I suppose it’s that time again: A week of solid releases, but no book really raising a topic worth unpacking or doing anything to challenge the way the comic book medium is seen or digested.
That means its time to look at whatever cross-over event book Marvel is doing, and, again, explain why it is creating interesting ideas and scenarios that it immediately culls through drunken marketing practices and a misunderstanding of the product it is selling.
Axis is ultimately a failed execution of an interesting thesis. In what might be the most comic-booky narrative choice in history, Red Skull steals Charles Xavier’s brain and nearly manages to use it to throw the entire population of the world into a giant rage fueled riot in an attempt to cleanse the earth of mutants.
During the battle to stop him, a large group of heroes and villains have their moral compasses reversed. Good guys are bad, bad guys are good.
It is interesting, and it (arguably) puts up the highest stakes in the history of marvel crossovers. There isn’t the normal event book question of “who will die at the end?” The heroes have more than their lives at risk here; they risk their souls.
This leaves the creative team managing the event book and all of its tie-ins with the opportunity to take some interesting risks that could change the course Marvel continuity. You could have heroes committing acts of depravity that would change the way the public sees them and the way they see themselves.
What if some heroes were never returned from their inverted state. What if Captain America, fell from the cultural representation of our nations moral compass and became a thug and a sociopath? How would the people of a nation handle having their Jiminy Cricket turn into Charles Manson?
The brilliance of this catalytic idea gives us so many directions to go and idea veins to mine. This could have, and should have, been the most interesting thing Marvel has done since Civil War. We readers should be filling the unknown of the next issue with wild theories and questioning the new world that will be left in the wake of Axis.
That is not happening. It is not going to happen.
Its not going to happen because there is no void. There is no brave, unknown world being built by the fiction super computers at Marvel. There are only the marketing drones. The soloist spitting hacks that produce promotional material in an attempt to build hype and awareness for the next event. The next crossover. The next big plate of brilliance they have so deliberately assembled for us.
We know what will happen in Axis, or at least we know what will not happen. The current run of Avengers and New Avengers takes place just a few months after Axis, yet it is running at the same time as Axis.
As a white board idea it sounds cool. A Tarantino style story scramble. Give us mysteries in one book, solve them in another.
It is an ambition that not only fails, but self-destructs.

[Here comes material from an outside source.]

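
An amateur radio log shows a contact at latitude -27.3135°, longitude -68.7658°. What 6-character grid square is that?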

The flash-forward in Avengers reveals a world void of the consequences in Axis; a world made over, not by the inversion of its heroes, but by the unrelated events that have been going on in the previous issues of Avengers.
We see that the inversion in all the heroes has been reversed, and their actions while inverted are not even worth referring too.
But you don’t have to read Avengers to have everything spoiled for you. Marvel will reach out to you and remove all intrigue from its product at no charge to you – It’s a free service available to you via their monthly solicits.
Marvel has taken on the new practice of aggressively marketing crossover and event books that they are releasing almost half a year from now, showing us promotional material displaying which characters will be alive and in what capacity they will be involved in the story.
Time Runs Out, Secret War, a new Civil War, Years of Future Past, and the return of Planet Hulk, House of M and The Infinity Gauntlet are all events that we know are happening next year, and through marketing we know they are launching from, basically, a Marvel status quo.
So whats the point? Each event is just a prelude to the next. High stakes beget high stakes. The world is ending again, but don’t worry; I know the good guys win because I know they are saving the world again in Summer 2015.
The “event book” has begun to shine the light on the flaw of the continuing comic book universe. The intrigue will always have a ceiling because they need to sell the next issue next week, and the week after that, and the week after that until the heat death of all things.
For generations we have tolerated this because of our love for the characters and their worlds. But marketing has mistaken that love for servitude. They have spooned us their flaws and asked to believe that it tasted divine.
They are selling stories: A series of events that are meant to be appetizing for their narrative momentum and intrigue. Instead, we are condescended to. We are expected to pay four dollars an issue to see what we know will happen, happen.
I am tired of the set up. I want the pay off. Civil War did it almost 10 years ago. It didn’t spoil itself sacrificing the set-up of the next big thing. It told a complete narrative with a satisfying conclusion that warped the status quo and left characters in new, challenging places. It changed alliances and points of view.
It also set up future event books like Dark Reign and Secret Invasion, but it did it without the marketing bull horn. It did it without distracting its readers from what they were reading. It didn’t feel like a forced prolog.
It built continuity within a narrative, not force a narrative into its continuity. It let the quality of its story and the novelty of its ideas be its own marketing. It was good, and we didn’t need to be told it was good.
Marvel is confusing not having an end with not having closure. It can’t start something new because it is still chaining its fresh ideas to its old ones. In the end all they are building is shackles.